The word whether is a conjunction.  When used as a question, it asks which of some alternatives you prefer or choose.  The most common form is whether or not you will be taking some decision, choice, or action.  Whether it will be this one or that one can simply be seen as a version of whether or not, in the sense that settling on one alternative means NOT going with the others.  If ambivalent, perhaps not sure is best.  Hence, the parameter whether runs from compare to commit.

Purpose

The intention of the question?  It arises within a state of uncertainty, your own or someone else’s, regarding which of the available options to decide or choose.  So, clarification is being sought, yours or another’s.  The alternatives may range from to be or not to be on the one hand, to which flavour of the month do I want? on the other. Either you will make up your mind, or you won’t – if ambiguous, stall for time!

Explication

Existentialists put great store by freedom of choice – our right to exercise it, and the implications it entails for human character.  Psychoanalysis, on the other hand, looks at the psychological effort involved and calls it the burden of choice. But regardless of whether we recognize it, or like it or not, alternatives are present in most circumstances.

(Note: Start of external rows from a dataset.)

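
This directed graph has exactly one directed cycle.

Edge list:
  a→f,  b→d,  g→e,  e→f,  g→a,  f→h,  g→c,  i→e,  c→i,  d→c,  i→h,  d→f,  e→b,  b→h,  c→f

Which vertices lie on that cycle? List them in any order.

DFS with gray/black marking from c:
c gray
  i gray
    e gray
      f gray
        h gray
        h black
      f black
      b gray
        b→h: h black — skip
        d gray
          d→c: c is gray → back edge
Back edge closes the cycle c → i → e → b → d → c; its vertices are {b, c, d, e, i}.

b, c, d, e, i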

The mature thing to do is to see the situation as an opportunity, and make the best of it.

Implication

One of Arthur C. Clarke’s famous laws is that Any sufficiently sophisticated technology is indistinguishable from magic.  Part of modernization that brought humanity freedom of choice, was the replacement of supernaturalism with a secular outlook.  Unsubstantiated beliefs, whether in deities or magic, would supposedly vanish.  But despite our many freedoms, a strain of fatalism persists; does triviality produce only the illusion of choice?